The reason that $\mu$ is not finitely generated is that it is infinite, and the above proof shows that any finitely generated group is finite. You can also prove that any finitely generated subgroup of $\mu$ is finite more easily from first principles as follows, using the (important) fact that every element of $\mu$ has finite order: If $H$ is a subgroup generated by $z_1,\dots,z_m$ where the order of $z_k$ is $n_k$ as above, $H$ has at most $n_1\times n_2\times\dots \times n_m$ elements.

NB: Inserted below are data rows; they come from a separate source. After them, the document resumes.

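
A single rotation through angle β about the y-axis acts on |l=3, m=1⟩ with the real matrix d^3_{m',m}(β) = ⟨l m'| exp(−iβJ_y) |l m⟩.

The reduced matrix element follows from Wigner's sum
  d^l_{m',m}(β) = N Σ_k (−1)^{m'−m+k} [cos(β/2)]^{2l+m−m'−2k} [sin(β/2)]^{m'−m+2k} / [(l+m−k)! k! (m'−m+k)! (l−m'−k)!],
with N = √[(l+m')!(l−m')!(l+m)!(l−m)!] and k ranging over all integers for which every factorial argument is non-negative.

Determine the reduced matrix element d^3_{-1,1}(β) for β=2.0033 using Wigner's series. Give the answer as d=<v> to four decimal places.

d^3_{-1,1}(β=2.0033) via Wigner's sum:
c=cos(2.0033/2)=0.538913, s=sin(2.0033/2)=0.842361; N=√[2·24·24·2]=48.000000
k: max(0,(1)−(-1))=2 … min(3+(1),3−(-1))=4
  k=2: (−1)^0·48.0000/(8)·0.5389^4·0.8424^2 = +0.359106
  k=3: (−1)^1·48.0000/(6)·0.5389^2·0.8424^4 = -1.169826
  k=4: (−1)^2·48.0000/(48)·0.5389^0·0.8424^6 = +0.357265
d^3_{-1,1}(2.0033) = +0.359106 -1.169826 +0.357265 = -0.453454

d=-0.4535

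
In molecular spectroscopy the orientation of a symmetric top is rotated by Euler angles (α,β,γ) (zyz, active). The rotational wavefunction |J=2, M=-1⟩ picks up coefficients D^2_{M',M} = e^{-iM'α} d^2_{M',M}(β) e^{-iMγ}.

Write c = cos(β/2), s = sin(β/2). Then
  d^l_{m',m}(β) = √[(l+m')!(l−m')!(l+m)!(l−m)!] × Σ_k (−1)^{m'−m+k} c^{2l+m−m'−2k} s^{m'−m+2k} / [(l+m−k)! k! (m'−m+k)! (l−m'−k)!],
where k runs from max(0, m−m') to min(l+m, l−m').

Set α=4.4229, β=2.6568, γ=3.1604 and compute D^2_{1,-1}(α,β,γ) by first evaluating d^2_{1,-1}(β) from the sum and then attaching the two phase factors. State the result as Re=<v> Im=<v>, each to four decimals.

Re=-0.2201 Im=0.6910

First d^2_{1,-1}(β=2.6568), then the phase factors e^{-i(1)α} and e^{-i(-1)γ}:
Half-angle: c=0.240030, s=0.970766. N=√(6·1·1·6)=6.000000
Admissible k: 0..1 (factorial args all ≥0)
  k=0: (−1)^2·6.0000/(2)·0.2400^2·0.9708^2 = +0.162884
  k=1: (−1)^3·6.0000/(6)·0.2400^0·0.9708^4 = -0.888091
d^2_{1,-1}(2.6568) = +0.162884 -0.888091 = -0.725207
Attach z-rotation phases: D = e^{-i(1)(4.4229)}·(-0.725207)·e^{-i(-1)(3.1604)} = -0.220054+0.691014i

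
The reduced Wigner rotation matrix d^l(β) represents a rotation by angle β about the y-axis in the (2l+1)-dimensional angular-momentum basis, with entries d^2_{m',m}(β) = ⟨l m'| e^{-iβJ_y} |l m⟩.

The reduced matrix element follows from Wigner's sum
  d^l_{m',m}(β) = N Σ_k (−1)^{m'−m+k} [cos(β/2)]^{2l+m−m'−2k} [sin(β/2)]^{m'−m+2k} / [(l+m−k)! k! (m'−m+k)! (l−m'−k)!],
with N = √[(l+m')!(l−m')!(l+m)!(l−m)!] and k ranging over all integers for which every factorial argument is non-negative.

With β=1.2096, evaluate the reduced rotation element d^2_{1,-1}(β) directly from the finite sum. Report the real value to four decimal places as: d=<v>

d^2_{1,-1}(β=1.2096) via Wigner's sum:
With c≡cos(β/2)=0.822616 and s≡sin(β/2)=0.568598, N=[6·1·1·6]^{1/2}=6.000000
The bounds max(0,m−m')=0 and min(l+m,l−m')=1 give 2 terms
  k=0: (−1)^2·6.0000/(2)·0.8226^2·0.5686^2 = +0.656335
  k=1: (−1)^3·6.0000/(6)·0.8226^0·0.5686^4 = -0.104525
d^2_{1,-1}(1.2096) = +0.656335 -0.104525 = +0.551810

d=0.5518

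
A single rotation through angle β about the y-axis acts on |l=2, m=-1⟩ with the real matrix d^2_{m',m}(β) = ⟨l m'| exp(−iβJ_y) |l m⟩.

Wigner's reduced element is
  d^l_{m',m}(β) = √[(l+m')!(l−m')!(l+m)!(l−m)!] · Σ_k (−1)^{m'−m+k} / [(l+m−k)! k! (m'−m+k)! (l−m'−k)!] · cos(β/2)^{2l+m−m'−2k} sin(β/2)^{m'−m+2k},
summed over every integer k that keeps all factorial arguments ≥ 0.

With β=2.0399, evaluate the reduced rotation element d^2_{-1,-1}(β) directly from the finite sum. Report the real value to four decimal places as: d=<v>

d^2_{-1,-1}(β=2.0399) via Wigner's sum:
With c≡cos(β/2)=0.523409 and s≡sin(β/2)=0.852082, N=[1·6·1·6]^{1/2}=6.000000
The bounds max(0,m−m')=0 and min(l+m,l−m')=1 give 2 terms
  k=0: (−1)^0·6.0000/(6)·0.5234^4·0.8521^0 = +0.075052
  k=1: (−1)^1·6.0000/(2)·0.5234^2·0.8521^2 = -0.596713
d^2_{-1,-1}(2.0399) = +0.075052 -0.596713 = -0.521661

d=-0.5217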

To find a non-trivial subgroup which is not finitely generated, from the above, we only need to show that it is infinite. We could also try and come up with one from first principles, if it is not finitely generated, then it must have elements of arbitrarily large orders. (Since there are only a finite number of elements of $\mu$ with order less than or equal to $n$ for any natural number $n$.)